Step 1: Choose the right product for the job. One-step kits are the less-expensive alternative, but they are not as durable as multistep kits. Most multi-step countertop refinishing kits consist of a base paint layer sprinkled with actual stone chips and topped with a clear protective coating. Multistep products hide imperfections better and are more heat resistant than one-step products, but can cost 10 to 15 times more than the one-step kits.
Step 2: Tape off all surrounding areas with a high-quality painters tape. Use drop cloths to protect floors, sinks and other large surfaces.
Step 3: Wash the entire counter surface with a nonresidual cleaner such as TSP or Dirtex.
Step 4: Remove loose or peeling pieces from the countertop and fill any cracks or divots with epoxy putty or a two-part resin filler like Bondo.
Step 5: Lightly sand the countertop, sweep up the residue and wipe the surface clean with a rag soaked in mineral spirits.
Step 6: Make sure the area is well-ventilated and wear a properly fitted respirator rated for paint fumes. Follow the refinishing kit’s instructions and apply the first coat of paint. Use a brush to trim along the back splash and in tight areas. Work quickly. The paint becomes tacky within an hour and should not be touched after that.

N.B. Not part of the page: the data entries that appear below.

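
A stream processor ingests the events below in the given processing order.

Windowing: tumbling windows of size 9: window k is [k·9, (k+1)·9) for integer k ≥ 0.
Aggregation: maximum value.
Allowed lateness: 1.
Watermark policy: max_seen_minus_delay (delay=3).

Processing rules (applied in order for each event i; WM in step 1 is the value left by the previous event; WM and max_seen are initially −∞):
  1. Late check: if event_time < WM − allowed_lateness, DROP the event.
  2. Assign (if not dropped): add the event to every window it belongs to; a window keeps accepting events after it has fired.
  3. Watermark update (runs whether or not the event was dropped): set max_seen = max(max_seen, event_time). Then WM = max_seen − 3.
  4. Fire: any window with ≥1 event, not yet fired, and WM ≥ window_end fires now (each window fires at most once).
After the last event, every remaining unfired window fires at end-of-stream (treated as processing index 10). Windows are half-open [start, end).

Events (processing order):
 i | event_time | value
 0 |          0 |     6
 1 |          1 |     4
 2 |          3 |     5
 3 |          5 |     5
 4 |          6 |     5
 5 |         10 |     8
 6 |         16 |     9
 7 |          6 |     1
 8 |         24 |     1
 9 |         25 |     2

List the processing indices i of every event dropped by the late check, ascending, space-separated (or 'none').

i=0 t=0 v=6: → [0,9); WM=-3
i=1 t=1 v=4: → [0,9); WM=-2
i=2 t=3 v=5: → [0,9); WM=0
i=3 t=5 v=5: → [0,9); WM=2
i=4 t=6 v=5: → [0,9); WM=3
i=5 t=10 v=8: → [9,18); WM=7
i=6 t=16 v=9: → [9,18); WM=13; [0,9) fires=6
i=7 t=6 v=1: DROP (t<13-1); WM=13
i=8 t=24 v=1: → [18,27); WM=21; [9,18) fires=9
i=9 t=25 v=2: → [18,27); WM=22

7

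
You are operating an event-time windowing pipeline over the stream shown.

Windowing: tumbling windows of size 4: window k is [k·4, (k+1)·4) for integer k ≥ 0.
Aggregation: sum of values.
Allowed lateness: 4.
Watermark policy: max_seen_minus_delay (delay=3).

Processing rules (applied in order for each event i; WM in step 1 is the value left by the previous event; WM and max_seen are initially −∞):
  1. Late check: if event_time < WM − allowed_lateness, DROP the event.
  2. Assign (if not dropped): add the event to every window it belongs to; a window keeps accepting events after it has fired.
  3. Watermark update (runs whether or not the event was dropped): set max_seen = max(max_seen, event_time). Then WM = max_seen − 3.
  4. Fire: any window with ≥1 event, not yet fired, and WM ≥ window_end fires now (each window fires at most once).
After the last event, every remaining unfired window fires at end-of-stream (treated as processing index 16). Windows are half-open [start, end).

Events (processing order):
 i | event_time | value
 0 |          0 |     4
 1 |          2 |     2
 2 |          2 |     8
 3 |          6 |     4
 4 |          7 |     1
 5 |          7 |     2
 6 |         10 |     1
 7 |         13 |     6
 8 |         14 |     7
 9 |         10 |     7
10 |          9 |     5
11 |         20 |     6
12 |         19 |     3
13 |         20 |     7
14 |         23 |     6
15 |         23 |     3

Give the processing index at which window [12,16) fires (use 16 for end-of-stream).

i=0 t=0 v=4: → [0,4); WM=-3
i=1 t=2 v=2: → [0,4); WM=-1
i=2 t=2 v=8: → [0,4); WM=-1
i=3 t=6 v=4: → [4,8); WM=3
i=4 t=7 v=1: → [4,8); WM=4; [0,4) fires=14
i=5 t=7 v=2: → [4,8); WM=4
i=6 t=10 v=1: → [8,12); WM=7
i=7 t=13 v=6: → [12,16); WM=10; [4,8) fires=7
i=8 t=14 v=7: → [12,16); WM=11
i=9 t=10 v=7: → [8,12); WM=11
i=10 t=9 v=5: → [8,12); WM=11
i=11 t=20 v=6: → [20,24); WM=17; [8,12) fires=13 [12,16) fires=13
i=12 t=19 v=3: → [16,20); WM=17
i=13 t=20 v=7: → [20,24); WM=17
i=14 t=23 v=6: → [20,24); WM=20; [16,20) fires=3
i=15 t=23 v=3: → [20,24); WM=20

11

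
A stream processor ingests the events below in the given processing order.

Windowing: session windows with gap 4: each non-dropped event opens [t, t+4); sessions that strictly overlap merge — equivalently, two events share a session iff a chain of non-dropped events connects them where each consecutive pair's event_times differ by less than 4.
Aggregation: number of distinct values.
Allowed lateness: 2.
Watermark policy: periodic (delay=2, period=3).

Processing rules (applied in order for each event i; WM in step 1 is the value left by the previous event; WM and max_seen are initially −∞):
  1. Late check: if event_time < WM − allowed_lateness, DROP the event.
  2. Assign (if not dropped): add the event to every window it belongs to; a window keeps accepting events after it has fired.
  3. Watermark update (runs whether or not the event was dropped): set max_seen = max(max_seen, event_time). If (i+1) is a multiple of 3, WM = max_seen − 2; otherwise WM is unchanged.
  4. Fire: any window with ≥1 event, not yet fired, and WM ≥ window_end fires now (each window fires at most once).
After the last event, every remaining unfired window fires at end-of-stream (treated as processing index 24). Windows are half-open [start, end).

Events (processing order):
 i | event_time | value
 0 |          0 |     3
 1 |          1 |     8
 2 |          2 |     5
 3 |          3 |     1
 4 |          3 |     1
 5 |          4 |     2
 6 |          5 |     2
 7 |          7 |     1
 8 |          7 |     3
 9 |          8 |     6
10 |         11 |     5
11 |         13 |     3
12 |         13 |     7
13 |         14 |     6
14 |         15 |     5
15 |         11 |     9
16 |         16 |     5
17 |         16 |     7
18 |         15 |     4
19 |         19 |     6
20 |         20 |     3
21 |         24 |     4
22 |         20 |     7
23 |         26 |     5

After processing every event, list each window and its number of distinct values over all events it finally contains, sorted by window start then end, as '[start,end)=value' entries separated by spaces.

i=0 t=0 v=3: → [0,4); WM=−∞
i=1 t=1 v=8: → [0,5); WM=−∞
i=2 t=2 v=5: → [0,6); WM=0
i=3 t=3 v=1: → [0,7); WM=0
i=4 t=3 v=1: → [0,7); WM=0
i=5 t=4 v=2: → [0,8); WM=2
i=6 t=5 v=2: → [0,9); WM=2
i=7 t=7 v=1: → [0,11); WM=2
i=8 t=7 v=3: → [0,11); WM=5
i=9 t=8 v=6: → [0,12); WM=5
i=10 t=11 v=5: → [0,15); WM=5
i=11 t=13 v=3: → [0,17); WM=11
i=12 t=13 v=7: → [0,17); WM=11
i=13 t=14 v=6: → [0,18); WM=11
i=14 t=15 v=5: → [0,19); WM=13
i=15 t=11 v=9: → [0,19); WM=13
i=16 t=16 v=5: → [0,20); WM=13
i=17 t=16 v=7: → [0,20); WM=14
i=18 t=15 v=4: → [0,20); WM=14
i=19 t=19 v=6: → [0,23); WM=14
i=20 t=20 v=3: → [0,24); WM=18
i=21 t=24 v=4: → [24,28); WM=18
i=22 t=20 v=7: → [0,24); WM=18
i=23 t=26 v=5: → [24,30); WM=24

[0,24)=9 [24,30)=2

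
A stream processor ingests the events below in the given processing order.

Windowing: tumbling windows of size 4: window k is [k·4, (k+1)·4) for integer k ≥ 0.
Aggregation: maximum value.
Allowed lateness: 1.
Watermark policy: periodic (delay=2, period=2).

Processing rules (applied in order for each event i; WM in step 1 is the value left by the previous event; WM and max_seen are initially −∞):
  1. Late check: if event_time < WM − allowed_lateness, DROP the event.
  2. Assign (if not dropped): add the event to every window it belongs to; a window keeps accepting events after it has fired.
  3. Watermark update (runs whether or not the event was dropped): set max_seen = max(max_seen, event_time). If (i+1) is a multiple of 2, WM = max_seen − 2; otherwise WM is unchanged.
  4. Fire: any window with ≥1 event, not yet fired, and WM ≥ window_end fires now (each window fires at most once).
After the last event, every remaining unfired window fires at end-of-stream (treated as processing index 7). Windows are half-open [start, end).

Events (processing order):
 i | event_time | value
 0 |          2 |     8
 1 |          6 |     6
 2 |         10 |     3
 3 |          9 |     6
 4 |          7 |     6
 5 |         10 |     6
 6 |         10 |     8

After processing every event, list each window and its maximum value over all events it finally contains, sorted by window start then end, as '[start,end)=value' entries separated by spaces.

i=0 t=2 v=8: → [0,4); WM=−∞
i=1 t=6 v=6: → [4,8); WM=4; [0,4) fires=8
i=2 t=10 v=3: → [8,12); WM=4
i=3 t=9 v=6: → [8,12); WM=8; [4,8) fires=6
i=4 t=7 v=6: → [4,8); WM=8
i=5 t=10 v=6: → [8,12); WM=8
i=6 t=10 v=8: → [8,12); WM=8

[0,4)=8 [4,8)=6 [8,12)=8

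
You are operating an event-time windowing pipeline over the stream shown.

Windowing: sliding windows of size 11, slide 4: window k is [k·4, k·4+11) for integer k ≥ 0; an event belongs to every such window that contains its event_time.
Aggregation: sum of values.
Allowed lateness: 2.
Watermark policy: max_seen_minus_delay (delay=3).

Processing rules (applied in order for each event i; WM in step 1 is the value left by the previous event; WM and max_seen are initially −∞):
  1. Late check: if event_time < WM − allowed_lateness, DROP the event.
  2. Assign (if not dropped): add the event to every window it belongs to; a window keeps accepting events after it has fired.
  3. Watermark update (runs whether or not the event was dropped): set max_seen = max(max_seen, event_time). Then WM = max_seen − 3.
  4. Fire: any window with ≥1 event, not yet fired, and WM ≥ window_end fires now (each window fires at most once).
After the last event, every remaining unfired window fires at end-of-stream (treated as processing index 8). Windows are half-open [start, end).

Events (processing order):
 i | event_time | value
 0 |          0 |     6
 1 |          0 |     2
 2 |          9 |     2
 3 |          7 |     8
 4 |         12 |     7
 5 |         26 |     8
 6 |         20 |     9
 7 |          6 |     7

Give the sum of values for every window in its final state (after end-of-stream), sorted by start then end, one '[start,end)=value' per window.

i=0 t=0 v=6: → [0,11); WM=-3
i=1 t=0 v=2: → [0,11); WM=-3
i=2 t=9 v=2: → [8,19),[4,15),[0,11); WM=6
i=3 t=7 v=8: → [4,15),[0,11); WM=6
i=4 t=12 v=7: → [12,23),[8,19),[4,15); WM=9
i=5 t=26 v=8: → [24,35),[20,31),[16,27); WM=23; [0,11) fires=18 [4,15) fires=17 [8,19) fires=9 [12,23) fires=7
i=6 t=20 v=9: DROP (t<23-2); WM=23
i=7 t=6 v=7: DROP (t<23-2); WM=23

[0,11)=18 [4,15)=17 [8,19)=9 [12,23)=7 [16,27)=8 [20,31)=8 [24,35)=8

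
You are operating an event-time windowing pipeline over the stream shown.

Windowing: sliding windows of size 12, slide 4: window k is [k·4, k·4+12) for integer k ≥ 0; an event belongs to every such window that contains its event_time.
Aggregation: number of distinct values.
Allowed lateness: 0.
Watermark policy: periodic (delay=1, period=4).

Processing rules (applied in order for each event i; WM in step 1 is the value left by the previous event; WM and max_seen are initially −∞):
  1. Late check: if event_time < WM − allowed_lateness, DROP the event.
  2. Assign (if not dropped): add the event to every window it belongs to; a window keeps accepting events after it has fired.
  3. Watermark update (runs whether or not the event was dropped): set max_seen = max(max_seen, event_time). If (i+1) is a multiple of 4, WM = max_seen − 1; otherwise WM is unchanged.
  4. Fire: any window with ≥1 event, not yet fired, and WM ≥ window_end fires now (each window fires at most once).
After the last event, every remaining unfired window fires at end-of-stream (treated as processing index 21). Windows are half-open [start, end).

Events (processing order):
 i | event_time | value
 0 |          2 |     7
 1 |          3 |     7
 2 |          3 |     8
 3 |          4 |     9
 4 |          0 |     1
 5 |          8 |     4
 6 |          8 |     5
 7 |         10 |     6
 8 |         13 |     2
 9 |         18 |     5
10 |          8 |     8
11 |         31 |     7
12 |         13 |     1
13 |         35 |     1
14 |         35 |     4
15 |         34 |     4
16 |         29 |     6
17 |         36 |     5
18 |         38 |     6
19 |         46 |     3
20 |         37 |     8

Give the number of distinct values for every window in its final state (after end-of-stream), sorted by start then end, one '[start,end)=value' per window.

i=0 t=2 v=7: → [0,12); WM=−∞
i=1 t=3 v=7: → [0,12); WM=−∞
i=2 t=3 v=8: → [0,12); WM=−∞
i=3 t=4 v=9: → [4,16),[0,12); WM=3
i=4 t=0 v=1: DROP (t<3-0); WM=3
i=5 t=8 v=4: → [8,20),[4,16),[0,12); WM=3
i=6 t=8 v=5: → [8,20),[4,16),[0,12); WM=3
i=7 t=10 v=6: → [8,20),[4,16),[0,12); WM=9
i=8 t=13 v=2: → [12,24),[8,20),[4,16); WM=9
i=9 t=18 v=5: → [16,28),[12,24),[8,20); WM=9
i=10 t=8 v=8: DROP (t<9-0); WM=9
i=11 t=31 v=7: → [28,40),[24,36),[20,32); WM=30; [0,12) fires=6 [4,16) fires=5 [8,20) fires=4 [12,24) fires=2 [16,28) fires=1
i=12 t=13 v=1: DROP (t<30-0); WM=30
i=13 t=35 v=1: → [32,44),[28,40),[24,36); WM=30
i=14 t=35 v=4: → [32,44),[28,40),[24,36); WM=30
i=15 t=34 v=4: → [32,44),[28,40),[24,36); WM=34; [20,32) fires=1
i=16 t=29 v=6: DROP (t<34-0); WM=34
i=17 t=36 v=5: → [36,48),[32,44),[28,40); WM=34
i=18 t=38 v=6: → [36,48),[32,44),[28,40); WM=34
i=19 t=46 v=3: → [44,56),[40,52),[36,48); WM=45; [24,36) fires=3 [28,40) fires=5 [32,44) fires=4
i=20 t=37 v=8: DROP (t<45-0); WM=45

[0,12)=6 [4,16)=5 [8,20)=4 [12,24)=2 [16,28)=1 [20,32)=1 [24,36)=3 [28,40)=5 [32,44)=4 [36,48)=3 [40,52)=1 [44,56)=1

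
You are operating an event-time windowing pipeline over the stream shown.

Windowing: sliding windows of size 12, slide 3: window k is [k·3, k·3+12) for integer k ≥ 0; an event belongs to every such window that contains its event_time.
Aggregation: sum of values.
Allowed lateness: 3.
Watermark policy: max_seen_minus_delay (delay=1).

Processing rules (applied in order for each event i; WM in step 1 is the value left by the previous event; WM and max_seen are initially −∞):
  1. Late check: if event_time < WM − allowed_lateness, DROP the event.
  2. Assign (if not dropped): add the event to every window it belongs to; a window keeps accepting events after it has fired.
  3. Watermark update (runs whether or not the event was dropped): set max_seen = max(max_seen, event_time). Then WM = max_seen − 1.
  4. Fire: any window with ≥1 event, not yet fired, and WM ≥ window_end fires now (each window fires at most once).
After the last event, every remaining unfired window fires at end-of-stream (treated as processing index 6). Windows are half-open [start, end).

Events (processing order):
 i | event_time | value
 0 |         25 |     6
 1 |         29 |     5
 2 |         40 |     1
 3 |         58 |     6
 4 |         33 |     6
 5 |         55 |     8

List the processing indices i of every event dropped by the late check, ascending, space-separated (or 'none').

i=0 t=25 v=6: → [24,36),[21,33),[18,30),[15,27); WM=24
i=1 t=29 v=5: → [27,39),[24,36),[21,33),[18,30); WM=28; [15,27) fires=6
i=2 t=40 v=1: → [39,51),[36,48),[33,45),[30,42); WM=39; [18,30) fires=11 [21,33) fires=11 [24,36) fires=11 [27,39) fires=5
i=3 t=58 v=6: → [57,69),[54,66),[51,63),[48,60); WM=57; [30,42) fires=1 [33,45) fires=1 [36,48) fires=1 [39,51) fires=1
i=4 t=33 v=6: DROP (t<57-3); WM=57
i=5 t=55 v=8: → [54,66),[51,63),[48,60),[45,57); WM=57; [45,57) fires=8

4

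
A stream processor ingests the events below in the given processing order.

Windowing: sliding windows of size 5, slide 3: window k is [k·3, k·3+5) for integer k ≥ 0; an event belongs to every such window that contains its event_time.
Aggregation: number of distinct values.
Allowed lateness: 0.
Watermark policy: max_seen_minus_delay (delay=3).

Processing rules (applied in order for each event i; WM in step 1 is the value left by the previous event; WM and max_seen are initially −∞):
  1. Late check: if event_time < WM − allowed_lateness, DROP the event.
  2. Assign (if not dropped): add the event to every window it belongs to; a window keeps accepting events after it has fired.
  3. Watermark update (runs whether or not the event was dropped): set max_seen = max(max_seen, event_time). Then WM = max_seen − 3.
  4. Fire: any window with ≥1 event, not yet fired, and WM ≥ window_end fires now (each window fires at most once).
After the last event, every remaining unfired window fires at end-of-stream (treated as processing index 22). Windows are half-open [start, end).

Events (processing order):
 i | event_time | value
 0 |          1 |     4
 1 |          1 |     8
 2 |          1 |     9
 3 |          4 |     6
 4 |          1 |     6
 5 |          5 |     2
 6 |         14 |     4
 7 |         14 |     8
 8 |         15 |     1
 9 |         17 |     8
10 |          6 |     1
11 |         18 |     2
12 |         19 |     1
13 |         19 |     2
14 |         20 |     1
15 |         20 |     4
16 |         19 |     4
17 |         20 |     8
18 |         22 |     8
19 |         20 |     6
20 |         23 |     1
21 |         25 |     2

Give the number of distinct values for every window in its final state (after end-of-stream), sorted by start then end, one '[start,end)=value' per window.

i=0 t=1 v=4: → [0,5); WM=-2
i=1 t=1 v=8: → [0,5); WM=-2
i=2 t=1 v=9: → [0,5); WM=-2
i=3 t=4 v=6: → [3,8),[0,5); WM=1
i=4 t=1 v=6: → [0,5); WM=1
i=5 t=5 v=2: → [3,8); WM=2
i=6 t=14 v=4: → [12,17); WM=11; [0,5) fires=4 [3,8) fires=2
i=7 t=14 v=8: → [12,17); WM=11
i=8 t=15 v=1: → [15,20),[12,17); WM=12
i=9 t=17 v=8: → [15,20); WM=14
i=10 t=6 v=1: DROP (t<14-0); WM=14
i=11 t=18 v=2: → [18,23),[15,20); WM=15
i=12 t=19 v=1: → [18,23),[15,20); WM=16
i=13 t=19 v=2: → [18,23),[15,20); WM=16
i=14 t=20 v=1: → [18,23); WM=17; [12,17) fires=3
i=15 t=20 v=4: → [18,23); WM=17
i=16 t=19 v=4: → [18,23),[15,20); WM=17
i=17 t=20 v=8: → [18,23); WM=17
i=18 t=22 v=8: → [21,26),[18,23); WM=19
i=19 t=20 v=6: → [18,23); WM=19
i=20 t=23 v=1: → [21,26); WM=20; [15,20) fires=4
i=21 t=25 v=2: → [24,29),[21,26); WM=22

[0,5)=4 [3,8)=2 [12,17)=3 [15,20)=4 [18,23)=5 [21,26)=3 [24,29)=1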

Step 7: Use a smooth foam roller to apply the paint widthwise from the wall to the counter’s edge. Overlap the strokes for a smooth finish. Do not retouch areas after the paint has been applied; allow the second coat to cover imperfections.
Step 8: For single-step products, apply the second coat within an hour or wait 24 hours before recoating. For multistep products, follow the kit’s instructions to complete the project. Typically this will consist of liberally spreading a stone finish atop the first coat of paint, sanding it and later applying a top coat to seal the surface.
Step 9: Once all coats have been applied, allow the finish to cure for three to four days before removing the painters tape. To ensure that the edge is unblemished, run a carton knife along the edge of the tape and pull it back slowly.